The moral is that if article embargo lengths and licensing needs vary from discipline to discipline, then the fair length of the period of exclusive first-exploitation rights for data varies even more, not just from discipline to discipline, but from research project to research project.

And again the solution is to encourage (but not require) depositing the data and making it open as soon as possible. But no fixed embargo lengths.

A successful HEFCE immediate-deposit policy for refereed journal and conference articles will be an enormous positive contribution, and more than enough as a first step. All the rest (re-use rights, the gradual disappearance of article OA embargoes, and the extension of OA to other kinds of content) will follow as a natural matter of course. It should not be allowed to complicate what is otherwise an extremely timely and powerful means of making UK research articles OA.

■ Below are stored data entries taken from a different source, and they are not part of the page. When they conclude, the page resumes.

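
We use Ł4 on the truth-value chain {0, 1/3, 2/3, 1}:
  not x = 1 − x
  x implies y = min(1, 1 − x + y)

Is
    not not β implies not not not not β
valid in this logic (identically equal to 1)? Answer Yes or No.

β = 0 ↦ 1
β = 1/3 ↦ 1
β = 2/3 ↦ 1
β = 1 ↦ 1
Every assignment gives a value ≥ 1.

Yes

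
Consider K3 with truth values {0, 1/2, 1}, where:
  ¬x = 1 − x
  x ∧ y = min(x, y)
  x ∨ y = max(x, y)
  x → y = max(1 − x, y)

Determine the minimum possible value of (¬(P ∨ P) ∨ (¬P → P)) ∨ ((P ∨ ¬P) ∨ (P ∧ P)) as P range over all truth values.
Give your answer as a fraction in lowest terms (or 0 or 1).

Take P = 1/2:
P ∨ P = 1/2 ∨ 1/2 = 1/2
¬(P ∨ P) = ¬1/2 = 1/2
¬P = ¬1/2 = 1/2
¬P → P = 1/2 → 1/2 = 1/2
¬(P ∨ P) ∨ (¬P → P) = 1/2 ∨ 1/2 = 1/2
¬P = ¬1/2 = 1/2
P ∨ ¬P = 1/2 ∨ 1/2 = 1/2
P ∧ P = 1/2 ∧ 1/2 = 1/2
(P ∨ ¬P) ∨ (P ∧ P) = 1/2 ∨ 1/2 = 1/2
(¬(P ∨ P) ∨ (¬P → P)) ∨ ((P ∨ ¬P) ∨ (P ∧ P)) = 1/2 ∨ 1/2 = 1/2
No assignment yields a value below 1/2, so this is the minimum.

1/2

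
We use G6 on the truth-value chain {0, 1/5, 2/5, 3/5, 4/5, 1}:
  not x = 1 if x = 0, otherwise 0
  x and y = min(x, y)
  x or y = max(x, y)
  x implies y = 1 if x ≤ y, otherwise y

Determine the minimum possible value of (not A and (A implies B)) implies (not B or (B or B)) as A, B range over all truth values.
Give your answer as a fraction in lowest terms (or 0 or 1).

Take A = 0, B = 1/5:
not A = not 0 = 1
A implies B = 0 implies 1/5 = 1
not A and (A implies B) = 1 and 1 = 1
not B = not 1/5 = 0
B or B = 1/5 or 1/5 = 1/5
not B or (B or B) = 0 or 1/5 = 1/5
(not A and (A implies B)) implies (not B or (B or B)) = 1 implies 1/5 = 1/5
No assignment yields a value below 1/5, so this is the minimum.

1/5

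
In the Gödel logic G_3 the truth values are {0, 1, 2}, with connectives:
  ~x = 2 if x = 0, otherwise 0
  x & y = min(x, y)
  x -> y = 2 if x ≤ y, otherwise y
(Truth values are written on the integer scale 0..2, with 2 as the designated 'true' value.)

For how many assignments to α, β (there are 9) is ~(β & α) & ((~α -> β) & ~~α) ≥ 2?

2

α = 0, β = 0 ↦ 0  <
α = 0, β = 1 ↦ 0  <
α = 0, β = 2 ↦ 0  <
α = 1, β = 0 ↦ 2  ≥
α = 1, β = 1 ↦ 0  <
α = 1, β = 2 ↦ 0  <
α = 2, β = 0 ↦ 2  ≥
α = 2, β = 1 ↦ 0  <
α = 2, β = 2 ↦ 0  <
So 2 of the 9 assignments meet the threshold.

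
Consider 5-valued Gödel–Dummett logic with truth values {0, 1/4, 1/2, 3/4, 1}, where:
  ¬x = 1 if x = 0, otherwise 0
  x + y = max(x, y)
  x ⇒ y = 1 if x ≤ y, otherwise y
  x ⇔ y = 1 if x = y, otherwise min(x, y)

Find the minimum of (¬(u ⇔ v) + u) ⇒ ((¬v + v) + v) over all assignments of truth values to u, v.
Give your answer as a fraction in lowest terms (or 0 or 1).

Take u = 0, v = 1/4:
u ⇔ v = 0 ⇔ 1/4 = 0
¬(u ⇔ v) = ¬0 = 1
¬(u ⇔ v) + u = 1 + 0 = 1
¬v = ¬1/4 = 0
¬v + v = 0 + 1/4 = 1/4
(¬v + v) + v = 1/4 + 1/4 = 1/4
(¬(u ⇔ v) + u) ⇒ ((¬v + v) + v) = 1 ⇒ 1/4 = 1/4
No assignment yields a value below 1/4, so this is the minimum.

1/4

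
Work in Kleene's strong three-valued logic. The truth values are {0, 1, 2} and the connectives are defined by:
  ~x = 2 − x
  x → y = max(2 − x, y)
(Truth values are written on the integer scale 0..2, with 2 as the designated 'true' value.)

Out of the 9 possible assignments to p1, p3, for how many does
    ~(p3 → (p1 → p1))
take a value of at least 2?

p1 = 0, p3 = 0 ↦ 0  <
p1 = 0, p3 = 1 ↦ 0  <
p1 = 0, p3 = 2 ↦ 0  <
p1 = 1, p3 = 0 ↦ 0  <
p1 = 1, p3 = 1 ↦ 1  <
p1 = 1, p3 = 2 ↦ 1  <
p1 = 2, p3 = 0 ↦ 0  <
p1 = 2, p3 = 1 ↦ 0  <
p1 = 2, p3 = 2 ↦ 0  <
So 0 of the 9 assignments meet the threshold.

0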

Question 5: Do you agree that a notice period of two years from the date of the policy announcement is appropriate to allow for the publication cycle of journal articles and conference proceedings?


I think two years is needlessly and unjustifiably long.

We are still now in the phase of REF 2014. As soon as that ends, researchers and HEIs begin to prepare for REF 2020.

There is no reason at all why immediate-deposit upon acceptance for articles accepted for publication starting 2014 should not begin in 2014 rather than in 2016, as a condition for REF 2020 eligibility.

Not even those HEIs that don?t yet have IRs should be exceptions: Their authors can start depositing at once in OpenDepot, the UK back-up repository designed for that purpose.

That said, there is no reason why HEFCE cannot show some flexibility in the first two years, for inadvertent failures to comply immediately. But this potential flexibility should not be publicized, for it will only encourage lax compliance during the two designated years.

Question 6: Do you agree that criteria for open access should apply only to those outputs listing a UK HEI in the output?s ?address? field for the post-2014 REF?


Every UK researcher who is submitting an article for REF should have to deposit it in their IR immediately upon acceptance (except if they came to the institution after the acceptance date).

Better to be as inclusive as possible and handle would-be exceptions on a case by case basis rather than declare explicit exceptions.

Question 7: Which approach to allowing exceptions is preferable?

I support Option a: Full compliance; exceptions considered on case by case basis, first by the HEI, and if not resolved, by the REF panel.

There will be no basis for objections by publishers to immediate-deposit in Closed Access. The embargo length for Open Access is less important (because of the Button) and will not (and should not) constrain authors? choice of journals).

External collaborators will certainly not object to Closed Access immediate-deposit, and are very unlikely to object to OA either ? and certainly not post-embargo OA.

Percentage compliance criteria would be a very bad idea, and would virtually be inviting institutions not to strive for 100%. Case-by-case handling is an infinitely better way to exercise flexibility.